Case ID: ad2d_220/html/0631-01.html
Source: Caselaw Access Project
Author: {"author": "", "license": "Public Domain", "url": "https://static.case.law/"}
Date Created: 2024-08-24T03:29:51.129683

The People of the State of New York, Respondent, v Farid Wady, Appellant.
    [632 NYS2d 618]
   —Appeal by the defendant from a judgment of the Supreme Court, Kings County (Greenberg, J.), rendered September 11, 1991, convicting him of murder in the second degree, attempted murder in the second degree, and criminal possession of a weapon in the fourth degree, upon a jury verdict, and imposing sentence.

Ordered that the judgment is affirmed.

On January 26, 1990, the defendant shot to death his estranged wife, and shot and seriously injured the man who had dropped her off at her mother’s home. The defendant then fled the scene. At the trial, the defendant testified that he shot the man in self-defense and that the shooting of his wife was accidental. The defense presented further testimony intended to show that he was emotionally disturbed at the time of the shootings.

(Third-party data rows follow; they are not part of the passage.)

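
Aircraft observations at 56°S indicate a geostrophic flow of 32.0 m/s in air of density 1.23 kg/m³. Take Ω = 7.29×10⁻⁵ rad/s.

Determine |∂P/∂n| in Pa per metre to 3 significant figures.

Coriolis parameter at 56°S:
f = 2Ω sin φ = 2 × 7.29×10⁻⁵ × sin 56° = 1.21×10⁻⁴ s⁻¹
Geostrophic balance rearranged: |∂P/∂n| = f ρ V_g
|∂P/∂n| = 1.21×10⁻⁴ × 1.23 × 32.0 = 4.76×10⁻³ Pa/m

4.76×10⁻³ Pa/m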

The defendant contends that the trial court’s instructions to the jury with respect to flight as evidence of consciousness of guilt were erroneous. He contends that those instructions were unwarranted under the circumstances of the case and that the charge as given was "unbalanced” and "prejudicial”. The defendant’s objections to the language of the instructions as "unbalanced” and "prejudicial” were not raised in the trial court and therefore are unpreserved for appellate review (see, People v Dewindt, 156 AD2d 706). Giving an unsolicited flight charge was proper since the prosecutor noted in summation that the defendant’s flight supported the People’s theory that the shootings were intentional (see, People v Lockerby, 178 AD2d 805, 807). The flight charge "did not alter” that theory "but merely instructed the jury on how to weigh the evidence” (People v Dewindt, 156 AD2d 706, 708, supra). Therefore, the trial court’s failure to advise the defendant of its intent to give the flight instruction prior to summations was not improper.

The defendant’s sentence was not excessive (see, People v Suitte, 90 AD2d 80). Thompson, J. P., Altman, Goldstein and Florio, JJ., concur.